In the realm of Industrial Control System (ICS) security, two concepts often dominate discussions:
- Asset visibility
- Signature-based threat detection
While these are undoubtedly important components of a cybersecurity strategy, many organizations focus on them as the primary means to enhance ICS security. However, this is more of a short-term approach and these organizations often realize too late that these efforts do not translate into actually securing their environment.
To truly secure your environment, organizations should focus their efforts on anomaly detection across core network segments. This shift enables enhanced threat detection, while also providing a more meaningful and dynamic view of asset communication.
By prioritizing anomaly detection, organizations can build a more resilient security posture, detecting and mitigating threats before they escalate into serious incidents.
The shortcomings of asset visibility and signature-based threat detection
Asset visibility is frequently touted as the foundation of ICS security. The idea is that you cannot protect what you cannot see.
However, organizations that invest heavily in asset discovery tools often end up with extensive inventories of connected devices but little actionable insight into their security posture or risk level, let alone any indication as to whether these assets have been compromised.
Simply knowing what assets exist does not equate to securing them.
Worse, asset discovery is often a time-consuming static process. By the time practitioners complete their inventory, not only is there likely to have been changes to their assets, but the threat landscape may have already evolved, introducing new vulnerabilities and attack vectors that were not previously accounted for.
Signature-based detection is reactive, not proactive
Traditional signature-based threat detection relies on known attack patterns and predefined signatures to identify malicious activity. This approach is fundamentally reactive because it can only detect threats that have already been identified elsewhere.
In an ICS environment where cyber-attacks on OT systems have become more frequent, sophisticated, and destructive, signature-based detection provides a false sense of security while failing to detect sophisticated, previously unseen threats:
- 75% of surveyed organizations reporting malicious cyber activity in their OT networks.
- Downtime caused by ransomware attacks alone costing the manufacturing industry $46 billion over the past five years.

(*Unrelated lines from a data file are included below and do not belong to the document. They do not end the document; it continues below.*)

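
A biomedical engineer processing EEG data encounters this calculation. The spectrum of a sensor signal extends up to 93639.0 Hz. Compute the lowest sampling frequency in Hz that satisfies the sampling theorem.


The Nyquist rate is twice the maximum frequency component.
fs_min = 2 * fmax
      = 2 * 93639.0
      = 187278.0 Hz

187278.0


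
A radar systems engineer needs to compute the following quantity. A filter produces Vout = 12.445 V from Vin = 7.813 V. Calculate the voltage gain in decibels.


Voltage gain in dB:
G = 20 * log10(Vout / Vin)
  = 20 * log10(12.445 / 7.813)
  = 20 * log10(1.592858)
  = 20 * 0.202177
  = 4.04 dB

4.04 dB


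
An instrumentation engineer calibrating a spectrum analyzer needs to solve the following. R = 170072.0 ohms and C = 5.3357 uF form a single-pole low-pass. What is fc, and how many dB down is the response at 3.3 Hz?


Step 1 — cutoff frequency:
fc = 1 / (2*pi*R*C)
C = 5.3357 uF = 5.3357e-06 F
fc = 1 / (2*pi*170072.0*5.3357e-06)
   = 0.175386 Hz

Step 2 — magnitude at f = 3.3 Hz:
|H(f)| = 1 / sqrt(1 + (f/fc)^2)
f/fc = 3.3 / 0.175386 = 18.815641
|H| = 1 / sqrt(1 + 354.028346) = 0.0530724
|H|_dB = 20*log10(0.0530724) = -25.5 dB

fc = 0.175386 Hz; |H(3.3 Hz)| = -25.5 dB


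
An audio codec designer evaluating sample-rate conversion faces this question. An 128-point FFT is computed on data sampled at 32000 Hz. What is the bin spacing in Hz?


DFT frequency resolution:
df = fs / N
   = 32000 / 128
   = 250.0 Hz

250.0 Hz


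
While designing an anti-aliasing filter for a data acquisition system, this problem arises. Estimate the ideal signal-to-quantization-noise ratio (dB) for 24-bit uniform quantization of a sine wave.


Theoretical SNR for a full-scale sinusoid:
SNR = 6.02 * N + 1.76
    = 6.02 * 24 + 1.76
    = 144.48 + 1.76
    = 146.24 dB

146.24 dB


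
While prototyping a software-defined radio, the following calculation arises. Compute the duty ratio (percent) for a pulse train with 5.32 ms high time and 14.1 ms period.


Duty cycle as a percentage:
DC = (t_on / T) * 100
   = (5.32 / 14.1) * 100
   = 0.377305 * 100
   = 37.73 %

37.73 %


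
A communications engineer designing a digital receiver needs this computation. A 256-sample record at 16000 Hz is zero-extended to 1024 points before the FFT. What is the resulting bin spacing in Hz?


Frequency resolution after zero-padding:
N_padded = 256 * 4 = 1024
df = fs / N_padded
   = 16000 / 1024
   = 15.625 Hz

15.625 Hz


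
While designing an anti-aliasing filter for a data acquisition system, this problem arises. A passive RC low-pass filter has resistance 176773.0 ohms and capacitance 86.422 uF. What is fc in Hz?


Cutoff frequency of a first-order RC filter:
fc = 1 / (2 * pi * R * C)
C = 86.422 uF = 8.6422e-05 F
fc = 1 / (2 * pi * 176773.0 * 8.6422e-05)
   = 1 / 95.988700754202
   = 0.010418 Hz

0.010418 Hz


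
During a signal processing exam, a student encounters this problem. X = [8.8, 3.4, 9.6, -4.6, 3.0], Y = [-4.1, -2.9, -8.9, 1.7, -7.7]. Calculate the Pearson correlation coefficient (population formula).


Pearson correlation coefficient (population):
r = cov(X,Y) / (std(X) * std(Y))
Mean X = 4.04, Mean Y = -4.38
Cov(X,Y) = -14.7648
Std(X) = 5.093368, Std(Y) = 3.76
r = -0.771

-0.771


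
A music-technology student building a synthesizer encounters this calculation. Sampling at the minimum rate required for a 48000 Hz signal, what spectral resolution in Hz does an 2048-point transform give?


Step 1 — Nyquist sampling rate:
fs = 2 * fmax = 2 * 48000 = 96000 Hz

Step 2 — DFT bin spacing:
df = fs / N = 96000 / 2048 = 46.875 Hz

46.875 Hz


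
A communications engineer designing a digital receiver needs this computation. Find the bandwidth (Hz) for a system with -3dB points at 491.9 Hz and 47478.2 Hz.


Bandwidth is the difference of -3dB frequencies:
BW = f_high - f_low
   = 47478.2 - 491.9
   = 46986.3 Hz

46986.3 Hz


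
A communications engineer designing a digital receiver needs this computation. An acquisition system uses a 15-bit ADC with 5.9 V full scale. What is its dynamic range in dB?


Dynamic range from full-scale to LSB:
V_min = V_max / 2^bits = 5.9 / 2^15
DR = 20 * log10(V_max / V_min)
   = 20 * log10(2^15)
   = 20 * 15 * log10(2)
   = 90.31 dB

90.31 dB


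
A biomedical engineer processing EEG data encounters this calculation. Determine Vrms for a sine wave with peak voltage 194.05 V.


RMS voltage for a sinusoidal waveform:
V_rms = V_peak / sqrt(2)
      = 194.05 / 1.414214
      = 137.214 V

137.214 V


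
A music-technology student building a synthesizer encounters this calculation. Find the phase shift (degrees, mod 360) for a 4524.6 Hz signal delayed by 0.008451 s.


Phase shift from frequency and time delay:
phi = 360 * f * t_delay
    = 360 * 4524.6 * 0.008451
    = 13765.46 degrees
    mod 360 = 85.46 degrees

85.46 degrees


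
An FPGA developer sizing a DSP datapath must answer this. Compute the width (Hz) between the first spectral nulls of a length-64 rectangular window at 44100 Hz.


Main lobe width for a rectangular window:
Width = 2 * fs / N
      = 2 * 44100 / 64
      = 88200 / 64
      = 1378.125 Hz

1378.125 Hz


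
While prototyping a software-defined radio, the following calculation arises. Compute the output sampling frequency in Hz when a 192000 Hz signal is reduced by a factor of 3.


Decimation reduces the sample rate:
fs_out = fs_in / M
       = 192000 / 3
       = 64000.0 Hz

64000.0 Hz


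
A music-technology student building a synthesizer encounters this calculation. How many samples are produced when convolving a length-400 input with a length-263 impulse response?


Linear convolution output length:
L = N + M - 1
  = 400 + 263 - 1
  = 662 samples

662


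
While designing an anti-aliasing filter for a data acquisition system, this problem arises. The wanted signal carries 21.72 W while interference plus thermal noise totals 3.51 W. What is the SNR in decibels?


SNR in decibels:
SNR = 10 * log10(Ps / Pn)
    = 10 * log10(21.72 / 3.51)
    = 10 * log10(6.188)
    = 10 * 0.7916
    = 7.92 dB

7.92 dB


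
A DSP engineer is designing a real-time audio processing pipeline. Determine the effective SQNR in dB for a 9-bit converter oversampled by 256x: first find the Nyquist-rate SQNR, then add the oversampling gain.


Step 1 — baseline SQNR at Nyquist:
SQNR_base = 6.02*N + 1.76
          = 6.02*9 + 1.76
          = 55.94 dB

Step 2 — oversampling processing gain:
G = 10*log10(OSR) = 10*log10(256) = 24.08 dB

Step 3 — total:
SQNR_total = 55.94 + 24.08 = 80.02 dB

Base SQNR = 55.94 dB; oversampled SQNR = 80.02 dB


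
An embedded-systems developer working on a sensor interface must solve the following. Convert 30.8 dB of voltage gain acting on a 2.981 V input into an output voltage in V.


Output voltage from dB gain:
V_out = V_in * 10^(gain_dB / 20)
      = 2.981 * 10^(30.8 / 20)
      = 2.981 * 34.673685
      = 103.3623 V

103.3623 V


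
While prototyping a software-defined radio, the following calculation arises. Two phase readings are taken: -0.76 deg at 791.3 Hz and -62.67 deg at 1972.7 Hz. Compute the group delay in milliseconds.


Group delay from phase difference:
tau = -d(phi)/d(omega)
d(phi) = -61.91 deg = -1.080533 rad
d(omega) = 2*pi*(1972.7 - 791.3) = 7422.9551 rad/s
tau = -(-1.080533) / 7422.9551
    = 0.1456 ms

0.1456 ms


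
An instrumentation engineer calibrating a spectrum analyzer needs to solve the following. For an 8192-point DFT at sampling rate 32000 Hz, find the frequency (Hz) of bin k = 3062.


Frequency of DFT bin k:
f_k = k * fs / N
    = 3062 * 32000 / 8192
    = 97984000 / 8192
    = 11960.938 Hz

11960.938 Hz


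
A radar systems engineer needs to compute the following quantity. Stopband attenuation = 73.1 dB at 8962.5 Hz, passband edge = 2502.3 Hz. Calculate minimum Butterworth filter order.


Butterworth filter order formula:
n = log10(10^(A/10) - 1) / (2 * log10(f_stop/f_pass))
10^(73.1/10) - 1 = 20417378.4467
f_stop/f_pass = 8962.5 / 2502.3 = 3.5817
n = 6.5964 -> ceil = 7

7


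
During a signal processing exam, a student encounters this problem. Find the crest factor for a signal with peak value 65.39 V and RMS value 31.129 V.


Crest factor is the ratio of peak to RMS:
CF = V_peak / V_rms
   = 65.39 / 31.129
   = 2.1006

2.1006


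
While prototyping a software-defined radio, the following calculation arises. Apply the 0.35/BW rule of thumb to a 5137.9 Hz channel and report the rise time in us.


Rise time from bandwidth relationship:
tr = 0.35 / BW
   = 0.35 / 5137.9
   = 6.812121684e-05 s
   = 68.1212 us

68.1212 us


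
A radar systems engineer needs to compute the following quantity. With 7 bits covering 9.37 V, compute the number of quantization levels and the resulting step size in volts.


Step 1 — number of quantization levels:
L = 2^N = 2^7 = 128

Step 2 — LSB step size:
delta = Vfs / L
      = 9.37 / 128
      = 0.07320312 V

Levels = 128; step size = 0.07320312 V


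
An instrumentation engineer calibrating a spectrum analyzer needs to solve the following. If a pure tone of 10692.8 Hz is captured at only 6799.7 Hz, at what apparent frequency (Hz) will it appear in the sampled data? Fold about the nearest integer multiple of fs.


Compute the nearest integer multiple of fs to the signal:
n = round(10692.8 / 6799.7) = 2
f_alias = |10692.8 - 2 * 6799.7|
        = |10692.8 - 13599.4|
        = 2906.6 Hz

2906.6


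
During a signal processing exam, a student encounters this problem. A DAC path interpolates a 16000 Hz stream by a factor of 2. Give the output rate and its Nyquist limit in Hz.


Step 1 — output sample rate after interpolation by L:
fs_out = L * fs_in = 2 * 16000 = 32000 Hz

Step 2 — Nyquist frequency of the output stream:
f_Nyq = fs_out / 2 = 32000 / 2 = 16000.0 Hz

fs_out = 32000 Hz; f_Nyquist = 16000.0 Hz


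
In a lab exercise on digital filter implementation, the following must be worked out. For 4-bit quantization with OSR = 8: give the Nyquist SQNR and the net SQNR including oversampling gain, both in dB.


Step 1 — baseline SQNR at Nyquist:
SQNR_base = 6.02*N + 1.76
          = 6.02*4 + 1.76
          = 25.84 dB

Step 2 — oversampling processing gain:
G = 10*log10(OSR) = 10*log10(8) = 9.03 dB

Step 3 — total:
SQNR_total = 25.84 + 9.03 = 34.87 dB

Base SQNR = 25.84 dB; oversampled SQNR = 34.87 dB


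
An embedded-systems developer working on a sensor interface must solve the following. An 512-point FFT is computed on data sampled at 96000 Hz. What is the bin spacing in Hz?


DFT frequency resolution:
df = fs / N
   = 96000 / 512
   = 187.5 Hz

187.5 Hz


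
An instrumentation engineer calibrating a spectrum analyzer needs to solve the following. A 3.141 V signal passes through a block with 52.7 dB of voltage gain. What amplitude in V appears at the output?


Output voltage from dB gain:
V_out = V_in * 10^(gain_dB / 20)
      = 3.141 * 10^(52.7 / 20)
      = 3.141 * 431.519077
      = 1355.4014 V

1355.4014 V


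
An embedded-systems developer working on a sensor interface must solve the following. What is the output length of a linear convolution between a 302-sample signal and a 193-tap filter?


Linear convolution output length:
L = N + M - 1
  = 302 + 193 - 1
  = 494 samples

494


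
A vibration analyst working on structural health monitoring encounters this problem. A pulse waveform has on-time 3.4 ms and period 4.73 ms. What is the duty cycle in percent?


Duty cycle as a percentage:
DC = (t_on / T) * 100
   = (3.4 / 4.73) * 100
   = 0.718816 * 100
   = 71.88 %

71.88 %


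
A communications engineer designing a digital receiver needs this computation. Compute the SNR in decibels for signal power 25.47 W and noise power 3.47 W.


SNR in decibels:
SNR = 10 * log10(Ps / Pn)
    = 10 * log10(25.47 / 3.47)
    = 10 * log10(7.3401)
    = 10 * 0.8657
    = 8.66 dB

8.66 dB


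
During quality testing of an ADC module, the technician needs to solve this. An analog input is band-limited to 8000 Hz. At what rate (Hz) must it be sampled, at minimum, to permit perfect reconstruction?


The Nyquist rate is twice the maximum frequency component.
fs_min = 2 * fmax
      = 2 * 8000
      = 16000 Hz

16000


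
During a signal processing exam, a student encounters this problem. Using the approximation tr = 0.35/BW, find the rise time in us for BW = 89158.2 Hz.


Rise time from bandwidth relationship:
tr = 0.35 / BW
   = 0.35 / 89158.2
   = 3.925606394e-06 s
   = 3.9256 us

3.9256 us


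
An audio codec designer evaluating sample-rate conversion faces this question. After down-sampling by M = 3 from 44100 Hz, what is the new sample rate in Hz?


Decimation reduces the sample rate:
fs_out = fs_in / M
       = 44100 / 3
       = 14700.0 Hz

14700.0 Hz


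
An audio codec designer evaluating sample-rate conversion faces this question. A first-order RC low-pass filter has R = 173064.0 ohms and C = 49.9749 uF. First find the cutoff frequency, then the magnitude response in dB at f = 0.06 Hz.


Step 1 — cutoff frequency:
fc = 1 / (2*pi*R*C)
C = 49.9749 uF = 4.99749e-05 F
fc = 1 / (2*pi*173064.0*4.99749e-05)
   = 0.0184018 Hz

Step 2 — magnitude at f = 0.06 Hz:
|H(f)| = 1 / sqrt(1 + (f/fc)^2)
f/fc = 0.06 / 0.0184018 = 3.260551
|H| = 1 / sqrt(1 + 10.631193) = 0.2932161
|H|_dB = 20*log10(0.2932161) = -10.66 dB

fc = 0.0184018 Hz; |H(0.06 Hz)| = -10.66 dB


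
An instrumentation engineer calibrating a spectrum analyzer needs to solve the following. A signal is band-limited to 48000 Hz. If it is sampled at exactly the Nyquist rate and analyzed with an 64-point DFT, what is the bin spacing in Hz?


Step 1 — Nyquist sampling rate:
fs = 2 * fmax = 2 * 48000 = 96000 Hz

Step 2 — DFT bin spacing:
df = fs / N = 96000 / 64 = 1500.0 Hz

1500.0 Hz


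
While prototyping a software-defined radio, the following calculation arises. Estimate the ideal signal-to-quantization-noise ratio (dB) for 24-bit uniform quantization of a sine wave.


Theoretical SNR for a full-scale sinusoid:
SNR = 6.02 * N + 1.76
    = 6.02 * 24 + 1.76
    = 144.48 + 1.76
    = 146.24 dB

146.24 dB


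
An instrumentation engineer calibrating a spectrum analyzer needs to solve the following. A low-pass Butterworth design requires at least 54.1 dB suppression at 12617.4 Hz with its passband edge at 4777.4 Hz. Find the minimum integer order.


Butterworth filter order formula:
n = log10(10^(A/10) - 1) / (2 * log10(f_stop/f_pass))
10^(54.1/10) - 1 = 257038.5783
f_stop/f_pass = 12617.4 / 4777.4 = 2.6411
n = 6.4133 -> ceil = 7

7


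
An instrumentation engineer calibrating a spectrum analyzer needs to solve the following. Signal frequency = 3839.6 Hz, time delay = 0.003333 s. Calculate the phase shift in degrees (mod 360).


Phase shift from frequency and time delay:
phi = 360 * f * t_delay
    = 360 * 3839.6 * 0.003333
    = 4607.06 degrees
    mod 360 = 287.06 degrees

287.06 degrees


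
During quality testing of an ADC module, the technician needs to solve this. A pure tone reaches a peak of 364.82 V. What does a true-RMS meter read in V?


RMS voltage for a sinusoidal waveform:
V_rms = V_peak / sqrt(2)
      = 364.82 / 1.414214
      = 257.967 V

257.967 V


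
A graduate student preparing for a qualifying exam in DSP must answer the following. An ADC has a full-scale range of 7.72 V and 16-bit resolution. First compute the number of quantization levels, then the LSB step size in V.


Step 1 — number of quantization levels:
L = 2^N = 2^16 = 65536

Step 2 — LSB step size:
delta = Vfs / L
      = 7.72 / 65536
      = 0.0001178 V

Levels = 65536; step size = 0.0001178 V


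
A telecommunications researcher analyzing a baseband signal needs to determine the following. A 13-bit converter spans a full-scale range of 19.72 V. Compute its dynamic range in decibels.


Dynamic range from full-scale to LSB:
V_min = V_max / 2^bits = 19.72 / 2^13
DR = 20 * log10(V_max / V_min)
   = 20 * log10(2^13)
   = 20 * 13 * log10(2)
   = 78.27 dB

78.27 dB


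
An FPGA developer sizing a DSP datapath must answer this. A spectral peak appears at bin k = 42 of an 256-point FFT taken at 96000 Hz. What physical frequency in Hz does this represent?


Frequency of DFT bin k:
f_k = k * fs / N
    = 42 * 96000 / 256
    = 4032000 / 256
    = 15750.0 Hz

15750.0 Hz


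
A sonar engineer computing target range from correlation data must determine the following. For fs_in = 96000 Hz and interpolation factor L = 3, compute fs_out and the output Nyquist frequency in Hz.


Step 1 — output sample rate after interpolation by L:
fs_out = L * fs_in = 3 * 96000 = 288000 Hz

Step 2 — Nyquist frequency of the output stream:
f_Nyq = fs_out / 2 = 288000 / 2 = 144000.0 Hz

fs_out = 288000 Hz; f_Nyquist = 144000.0 Hz


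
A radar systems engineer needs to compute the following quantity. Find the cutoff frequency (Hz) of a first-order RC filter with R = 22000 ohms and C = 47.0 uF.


Cutoff frequency of a first-order RC filter:
fc = 1 / (2 * pi * R * C)
C = 47.0 uF = 4.7e-05 F
fc = 1 / (2 * pi * 22000 * 4.7e-05)
   = 1 / 6.4968136076237
   = 0.153922 Hz

0.153922 Hz


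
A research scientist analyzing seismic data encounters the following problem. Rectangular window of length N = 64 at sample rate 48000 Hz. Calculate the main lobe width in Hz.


Main lobe width for a rectangular window:
Width = 2 * fs / N
      = 2 * 48000 / 64
      = 96000 / 64
      = 1500.0 Hz

1500.0 Hz


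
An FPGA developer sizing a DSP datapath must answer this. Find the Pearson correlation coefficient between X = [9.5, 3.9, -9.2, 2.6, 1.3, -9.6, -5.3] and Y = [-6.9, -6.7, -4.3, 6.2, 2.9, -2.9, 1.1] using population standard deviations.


Pearson correlation coefficient (population):
r = cov(X,Y) / (std(X) * std(Y))
Mean X = -0.9714, Mean Y = -1.5143
Cov(X,Y) = -2.93102
Std(X) = 6.678262, Std(Y) = 4.650784
r = -0.0944

-0.0944


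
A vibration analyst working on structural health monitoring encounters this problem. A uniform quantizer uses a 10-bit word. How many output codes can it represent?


Number of quantization levels = 2^N
= 2^10
= 1024

1024


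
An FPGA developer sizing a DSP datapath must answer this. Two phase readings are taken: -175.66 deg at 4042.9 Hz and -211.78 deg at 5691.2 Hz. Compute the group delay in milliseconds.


Group delay from phase difference:
tau = -d(phi)/d(omega)
d(phi) = -36.12 deg = -0.630413 rad
d(omega) = 2*pi*(5691.2 - 4042.9) = 10356.5743 rad/s
tau = -(-0.630413) / 10356.5743
    = 0.0609 ms

0.0609 ms


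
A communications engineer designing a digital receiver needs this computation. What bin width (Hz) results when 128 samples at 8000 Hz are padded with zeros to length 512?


Frequency resolution after zero-padding:
N_padded = 128 * 4 = 512
df = fs / N_padded
   = 8000 / 512
   = 15.625 Hz

15.625 Hz


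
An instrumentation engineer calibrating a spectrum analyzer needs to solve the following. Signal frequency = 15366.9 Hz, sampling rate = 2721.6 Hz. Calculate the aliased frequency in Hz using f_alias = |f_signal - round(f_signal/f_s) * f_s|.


Compute the nearest integer multiple of fs to the signal:
n = round(15366.9 / 2721.6) = 6
f_alias = |15366.9 - 6 * 2721.6|
        = |15366.9 - 16329.6|
        = 962.7 Hz

962.7


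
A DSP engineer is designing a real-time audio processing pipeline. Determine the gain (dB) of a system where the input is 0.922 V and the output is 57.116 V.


Voltage gain in dB:
G = 20 * log10(Vout / Vin)
  = 20 * log10(57.116 / 0.922)
  = 20 * log10(61.947939)
  = 20 * 1.792027
  = 35.84 dB

35.84 dB


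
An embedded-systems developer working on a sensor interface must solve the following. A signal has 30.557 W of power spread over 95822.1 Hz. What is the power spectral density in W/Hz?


Power spectral density:
PSD = P / BW
    = 30.557 / 95822.1
    = 0.00031889 W/Hz

0.00031889 W/Hz


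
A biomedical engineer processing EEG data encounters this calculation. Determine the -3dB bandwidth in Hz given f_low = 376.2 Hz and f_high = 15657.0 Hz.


Bandwidth is the difference of -3dB frequencies:
BW = f_high - f_low
   = 15657.0 - 376.2
   = 15280.8 Hz

15280.8 Hz


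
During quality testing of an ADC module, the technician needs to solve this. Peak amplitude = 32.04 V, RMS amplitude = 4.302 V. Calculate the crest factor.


Crest factor is the ratio of peak to RMS:
CF = V_peak / V_rms
   = 32.04 / 4.302
   = 7.4477

7.4477


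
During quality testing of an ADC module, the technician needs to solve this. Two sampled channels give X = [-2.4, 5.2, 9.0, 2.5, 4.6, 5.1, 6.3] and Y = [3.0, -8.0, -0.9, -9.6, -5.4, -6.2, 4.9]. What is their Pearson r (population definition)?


Pearson correlation coefficient (population):
r = cov(X,Y) / (std(X) * std(Y))
Mean X = 4.3286, Mean Y = -3.1714
Cov(X,Y) = -1.485102
Std(X) = 3.289687, Std(Y) = 5.170994
r = -0.0873

-0.0873


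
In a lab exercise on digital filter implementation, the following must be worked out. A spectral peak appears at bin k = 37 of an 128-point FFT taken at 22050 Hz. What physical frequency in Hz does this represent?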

- 73% of organizations now reporting intrusions affecting both IT and OT systems, up from 49% in 2023.[3]
Additionally, adversaries often dwell within OT networks for extended periods, studying their specific conditions to identify the most effective way to cause disruption. This means that the likelihood of any attack within OT network looking the same as a previous attack is unlikely.
Implementation effort vs. actual security gains
Many organizations spend considerable time and resources implementing asset visibility solutions and signature-based detection systems only to be required to constantly tune and adjust the sensitivity of the solution.
Despite these efforts, these tools often fail to deliver the level of protection expected, leaving gaps in detection, an overwhelming amount of asset data, and a constant stream of false positives and false negatives from signature-based systems.
A more effective approach: Anomaly detection at core network segments
While it's important to understand the type of device involved during alert triage, organizations should shift their focus from static asset visibility and threat signatures to anomaly detection across critical network segments. This method provides a superior approach to ICS security for several reasons:
Proactive threat detection
Anomaly detection monitors network behavior in real time and identifies deviations . This means that even novel or previously unseen threats can be detected based on unusual network activity, rather than relying on predefined signatures.
Granular security insights
By analyzing traffic patterns across key network segments, organizations can gain deeper insights into how assets interact. This not only improves threat detection but also organically enhances asset visibility. Instead of simply cataloging devices, organizations gain meaningful visibility into how they behave within the network, understanding their unique pattern of life, and making it easier to detect malicious activity.
Efficiency and scalability
Implementing anomaly detection allows security teams to focus on real threats rather than sifting through massive inventories of assets or managing signature updates. It scales better with evolving threats and provides continuous monitoring without requiring constant manual intervention.
Enhanced threat detection for critical infrastructure
Unlike traditional security approaches that rely on static baselines or threat intelligence that doesn't reflect the unique behaviors of your OT environment, Darktrace / OT uses multiple AI techniques to continuously learn and adapt to your organization’s real-world activity across IT, OT, and IoT.
By building a dynamic understanding of each device’s pattern of life, it detects threats at every stage of the kill chain — from known malware to zero-days and insider attacks — without overwhelming your team with false positives or unnecessary alerts. This ensures scalable protection as your environment evolves, without a significant increase in operational overhead.